A terceira e última estrofe se destaca por suas rimas de fim de verso estarem mais juntas umas das outras do que nas demais estrofes:
E depois de comer tudo
eu já cego, surdo e mudo
voltei pra boca do lixo
Cego, surdo e mudado
maldito e envenenado
cascas de banana e ratos,
e coisas de lixo em geral:
Antídoto bendito.
Acordei dentro da lata
Farto de porcaria,
mas desinfetado de antemão.
, a não ser por “lixo”-“bendito”, de cujos versos contintentes a distância é compensada pela aproximação semântica estabelecida pela associação que a narrativa faz entre seus significados (lixo~antídoto, lixo~bendito).
A estrofe começa por três heptassílabos:
E depois de comer tudo
eu já cego, surdo e mudo
voltei pra boca do lixo
, porém o terceiro verso se separa dos dois primeiros já por estar excluído da afinidade sonora que os une pela rima, mas principalmente pela diferença de compasso tônico (terceira e sétima sílabas poéticas para os dois primeiros versos; segunda quarta e sétima sílabas poéticas para o terceiro verso), e acima de tudo pela reatribuição de sentido ao símbolo do lixo, antes fonte do alho semente da desgraça, agora fonte mais próxima e acessível de possível cura do novo mal, reatribuição essa que se dá narrativamente exatamente neste terceiro verso da terceira estrofe.

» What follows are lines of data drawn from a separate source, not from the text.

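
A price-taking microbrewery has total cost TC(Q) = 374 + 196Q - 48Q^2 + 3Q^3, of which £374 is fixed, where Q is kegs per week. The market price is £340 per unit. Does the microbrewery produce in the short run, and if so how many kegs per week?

Variable cost is VC = 196Q - 48Q^2 + 3Q^3, so AVC = VC/Q = 196 - 48Q + 3Q^2 and MC = dTC/dQ = 196 - 96Q + 9Q^2.
AVC is minimized where dAVC/dQ = -48 + 6Q = 0, at Q = 8; min AVC = 196 - 48·8 + 3·8^2 = £4.
P = £340 exceeds min AVC = £4, so the firm stays open.
Solving P = MC: -144 - 96Q + 9Q^2 = 0 ⇒ Q = -4/3 or 12. On the upward-sloping branch, Q* = 12.
Check: AVC at Q = 12 is £52 ≤ P, so revenue covers variable cost.
Profit = P·Q − TC = 340·12 − 998 = £3082.

Produce at Q = 12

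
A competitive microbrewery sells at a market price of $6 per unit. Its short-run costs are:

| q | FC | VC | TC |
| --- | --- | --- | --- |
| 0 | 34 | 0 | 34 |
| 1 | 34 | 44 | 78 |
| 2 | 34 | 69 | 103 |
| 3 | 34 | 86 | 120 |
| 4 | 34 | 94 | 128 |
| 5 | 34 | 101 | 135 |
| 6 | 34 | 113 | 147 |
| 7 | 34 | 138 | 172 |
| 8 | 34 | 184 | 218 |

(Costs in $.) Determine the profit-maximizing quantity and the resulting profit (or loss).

q = 0 (shut down); profit = -$34

Profit at each row (π = 6q − TC): q=0: -34; q=1: -72; q=2: -91; q=3: -102; q=4: -104; q=5: -105; q=6: -111; q=7: -130; q=8: -170.
Profit is highest at q = 0. Equivalently, the lowest AVC in the table is 113/6 ≈ $18.83 at q = 6, and P = $6 falls below it — price never covers variable cost, so the firm shuts down and loses only its fixed cost.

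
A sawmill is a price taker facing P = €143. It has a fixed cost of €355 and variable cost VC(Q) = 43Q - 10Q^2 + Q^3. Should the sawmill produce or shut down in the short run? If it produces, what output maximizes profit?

Produce at Q = 10

Variable cost is VC = 43Q - 10Q^2 + Q^3, so AVC = VC/Q = 43 - 10Q + Q^2 and MC = dTC/dQ = 43 - 20Q + 3Q^2.
AVC is minimized where dAVC/dQ = -10 + 2Q = 0, at Q = 5; min AVC = 43 - 10·5 + 5^2 = €18.
P = €143 exceeds min AVC = €18, so the firm stays open.
Solving P = MC: -100 - 20Q + 3Q^2 = 0 ⇒ Q = -10/3 or 10. On the upward-sloping branch, Q* = 10.
Check: AVC at Q = 10 is €43 ≤ P, so revenue covers variable cost.
Profit = P·Q − TC = 143·10 − 785 = €645.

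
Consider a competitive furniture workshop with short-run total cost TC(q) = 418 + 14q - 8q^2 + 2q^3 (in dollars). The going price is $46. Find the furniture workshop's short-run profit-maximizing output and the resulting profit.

Profit = -$290 at q = 4

AVC = 14 - 8q + 2q^2; min AVC = $6 at q = 2. Since P = $46 ≥ min AVC, the firm produces.
MC = 14 - 16q + 6q^2. Setting P = MC and taking the root on the rising branch gives q* = 4.
TR = 46·4 = 184. TC = 418 + 56 = 474. Profit = 184 − 474 = -$290.
That loss of $290 beats the $418 the firm would lose by shutting down; producing recovers $128 of fixed cost.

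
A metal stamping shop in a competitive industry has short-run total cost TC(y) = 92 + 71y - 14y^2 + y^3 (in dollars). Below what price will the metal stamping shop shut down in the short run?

$22 per unit

The firm shuts down when price falls below the minimum of average variable cost. AVC = VC/y = 71 - 14y + y^2.
At the minimum of AVC, MC = AVC. MC = 71 - 28y + 3y^2; setting MC = AVC gives 2y^2 - 14y = 0, so y = 7. min AVC = 22.
So the shutdown price is $22.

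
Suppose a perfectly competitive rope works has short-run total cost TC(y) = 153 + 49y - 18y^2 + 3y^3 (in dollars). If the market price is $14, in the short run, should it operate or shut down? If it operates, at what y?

Shut down

Strip out fixed cost: VC = 49y - 18y^2 + 3y^3. Then AVC = 49 - 18y + 3y^2 and MC = 49 - 36y + 9y^2.
AVC is minimized where dAVC/dy = -18 + 6y = 0, at y = 3; min AVC = 49 - 18·3 + 3·3^2 = $22.
P = $14 lies below min AVC = $22; no output level covers variable cost.
The firm minimizes its loss by shutting down and losing only its fixed cost of $153.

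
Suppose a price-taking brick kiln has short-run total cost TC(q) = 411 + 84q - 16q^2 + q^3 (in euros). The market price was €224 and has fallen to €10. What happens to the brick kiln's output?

Output falls from 14 to 0 (the firm shuts down)

AVC = 84 - 16q + q^2, minimized at q = 8 where min AVC = €20. MC = 84 - 32q + 3q^2.
With P = €224 above the shutdown price, P = MC gives q = 14.
At P = €10 < min AVC = €20, price no longer covers variable cost at any output, so the firm shuts down: q = 0.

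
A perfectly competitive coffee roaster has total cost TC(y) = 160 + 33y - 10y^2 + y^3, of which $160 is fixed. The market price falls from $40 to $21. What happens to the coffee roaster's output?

AVC = 33 - 10y + y^2, minimized at y = 5 where min AVC = $8. MC = 33 - 20y + 3y^2.
At P = $40 ≥ min AVC, set P = MC on the rising branch: y = 7.
At P = $21 ≥ min AVC, set P = MC: y = 6. The firm stays open but cuts output.

Output falls from 7 to 6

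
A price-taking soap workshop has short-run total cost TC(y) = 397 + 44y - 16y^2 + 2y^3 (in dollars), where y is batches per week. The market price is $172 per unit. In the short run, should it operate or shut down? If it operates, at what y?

Produce at y = 8

Strip out fixed cost: VC = 44y - 16y^2 + 2y^3. Then AVC = 44 - 16y + 2y^2 and MC = 44 - 32y + 6y^2.
AVC is minimized where dAVC/dy = -16 + 4y = 0, at y = 4; min AVC = 44 - 16·4 + 2·4^2 = $12.
P = $172 exceeds min AVC = $12, so the firm stays open.
P = MC gives -128 - 32y + 6y^2 = 0, with roots -8/3 and 8. Take the larger (rising MC): y* = 8.
Check: AVC at y = 8 is $44 ≤ P, so revenue covers variable cost.
Profit = P·y − TC = 172·8 − 749 = $627.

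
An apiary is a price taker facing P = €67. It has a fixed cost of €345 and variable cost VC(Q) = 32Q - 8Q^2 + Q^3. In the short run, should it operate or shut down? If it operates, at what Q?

Variable cost is VC = 32Q - 8Q^2 + Q^3, so AVC = VC/Q = 32 - 8Q + Q^2 and MC = dTC/dQ = 32 - 16Q + 3Q^2.
AVC hits its minimum where MC = AVC, at Q = 4, giving min AVC = 32 - 8·4 + 4^2 = €16.
Because €67 ≥ €16, revenue can cover variable cost; the firm operates.
Set P = MC: 67 = 32 - 16Q + 3Q^2 → -35 - 16Q + 3Q^2 = 0. The roots are Q = -5/3 and Q = 7; the profit-maximizing output is on the rising part of MC, so Q* = 7.
Check: AVC at Q = 7 is €25 ≤ P, so revenue covers variable cost.
Profit = P·Q − TC = 67·7 − 520 = -€51, a loss, but smaller than the €345 fixed cost the firm would lose by shutting down.

Produce at Q = 7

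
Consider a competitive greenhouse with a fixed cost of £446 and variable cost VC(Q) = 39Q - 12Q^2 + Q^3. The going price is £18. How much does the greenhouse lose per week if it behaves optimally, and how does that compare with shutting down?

Profit = -£348 at Q = 7

AVC = 39 - 12Q + Q^2 has its minimum £3 at Q = 6; price £18 clears that bar, so the firm operates.
MC = 39 - 24Q + 3Q^2. Setting P = MC and taking the root on the rising branch gives Q* = 7.
TR = 18·7 = 126. TC = 446 + 28 = 474. Profit = 126 − 474 = -£348.
By producing, the firm covers all variable cost plus £98 of fixed cost; shutting down would lose the full £446.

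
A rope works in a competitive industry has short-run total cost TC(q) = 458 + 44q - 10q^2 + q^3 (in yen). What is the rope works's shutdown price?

Short-run supply begins at min AVC. From VC = 44q - 10q^2 + q^3, AVC = 44 - 10q + q^2.
dAVC/dq = -10 + 2q = 0 gives q = 5. min AVC = 44 - 10·5 + 5^2 = 19.
The firm shuts down for any P below ¥19.

¥19 per unit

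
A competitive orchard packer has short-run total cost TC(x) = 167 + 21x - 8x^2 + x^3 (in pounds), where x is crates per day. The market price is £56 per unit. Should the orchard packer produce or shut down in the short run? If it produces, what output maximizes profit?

Variable cost is VC = 21x - 8x^2 + x^3, so AVC = VC/x = 21 - 8x + x^2 and MC = dTC/dx = 21 - 16x + 3x^2.
AVC hits its minimum where MC = AVC, at x = 4, giving min AVC = 21 - 8·4 + 4^2 = £5.
P = £56 exceeds min AVC = £5, so the firm stays open.
Solving P = MC: -35 - 16x + 3x^2 = 0 ⇒ x = -5/3 or 7. On the upward-sloping branch, x* = 7.
Check: AVC at x = 7 is £14 ≤ P, so revenue covers variable cost.
Profit = P·x − TC = 56·7 − 265 = £127.

Produce at x = 7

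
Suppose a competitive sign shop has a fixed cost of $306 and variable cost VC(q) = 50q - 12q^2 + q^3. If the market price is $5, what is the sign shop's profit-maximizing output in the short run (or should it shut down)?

Shut down

Variable cost is VC = 50q - 12q^2 + q^3, so AVC = VC/q = 50 - 12q + q^2 and MC = dTC/dq = 50 - 24q + 3q^2.
AVC hits its minimum where MC = AVC, at q = 6, giving min AVC = 50 - 12·6 + 6^2 = $14.
With P < min AVC ($5 < $14), every unit sold adds to the loss.
The firm minimizes its loss by shutting down and losing only its fixed cost of $306.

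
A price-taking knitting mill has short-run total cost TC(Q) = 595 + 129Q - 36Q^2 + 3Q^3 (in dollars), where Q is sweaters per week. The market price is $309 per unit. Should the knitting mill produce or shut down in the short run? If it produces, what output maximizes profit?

Produce at Q = 10

From TC, MC = TC'(Q) = 129 - 72Q + 9Q^2 and AVC = VC/Q = 129 - 36Q + 3Q^2.
The AVC parabola has its vertex at Q = 36/6 = 6, where AVC = 129 - 36·6 + 3·6^2 = $21.
Because $309 ≥ $21, revenue can cover variable cost; the firm operates.
Solving P = MC: -180 - 72Q + 9Q^2 = 0 ⇒ Q = -2 or 10. On the upward-sloping branch, Q* = 10.
Check: AVC at Q = 10 is $69 ≤ P, so revenue covers variable cost.
Profit = P·Q − TC = 309·10 − 1285 = $1805.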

Esse compasso tônico somente irá reocorrer no próximo heptassílabo a, como o terceiro, não seguir a rima de seus versos imediatamente antecessores, a saber, o sétimo (observe-se que a tentativa de pronunciar a quarta sílaba do quinto verso como tônica na verdade transformaria esta mesma sílaba na quinta sílaba tônica de um octossílabo).
Em suma: na narrativa, o narrador-personagem recorre aos demais itens que encontra no lixo, menos comestíveis do que o alho, para tentar, a partir da ingestão destes, aniquilar a agonia causada pela ingestão em jejum prolongado do terrível alho.
E depois de comer tudo
eu já cego, surdo e mudo
voltei pra boca do lixo
Cego, surdo e mudado
maldito e envenenado
cascas de banana e ratos,
e coisas de lixo em geral:
Antídoto bendito.
E o verso termina após seu acesso desesperado de loucura. O narrador-personagem acorda no nono verso; e nos décimo e décimoprimeiro versos, quando seus problemas já estão resolvidos, as métricas são as mais soltas de todas, criando a combinação de tônicas mais prosaica do texto, sugerindo que o estabelecimento da linguagem em prosa demarcaria o fim do conflito, a calmaria.
Acordei dentro da lata
Farto de porcaria,
mas desinfetado de antemão.
E a tal calmaria surge, narativamente, a bem-dizer, da mútua neutralização de efeitos entre duas atitudes antagônicas: a razão mais fria e ponderista (comer ou não comer este alimento tão hostil que, apesar de repugnante, é o único recurso que se oferece?), e o instinto mais passional e desesperado (apaziguar o ardor ensandecedor no trato digestivo por meio de acariciar suas vias com que quer que seja que apareça pela frente). Trata-se, no fim das contas, da saga de um indivíduo que encontra a paz por meio do bom equilíbrio entre razão e emoção, equilíbrio este que atingiu por viés bastante inusitado, já que, se antes estava faminto, agora está farto, mas farto de coisas que não comeria em sã consciência (“coisas de lixo em geral”), sendo que precisou se submeter (inadvertidamente mas por meio, sim, da razão, que o levou a escolher tentar comer o alho) a uma situação hiperbolicamente mais miserável (“mudado”, “maldito” e “envenenado”) do que sua situação anterior(“dias em jejum”) para superar todos os seus males de uma só vez terminando “farto” e “desinfetado”: farto de coisas de lixo em geral, e desinfetado da perniciosidade do lixo pela vilania agreste instaurada pelo alho, que tal lixo encontrou dentro de seu organismo).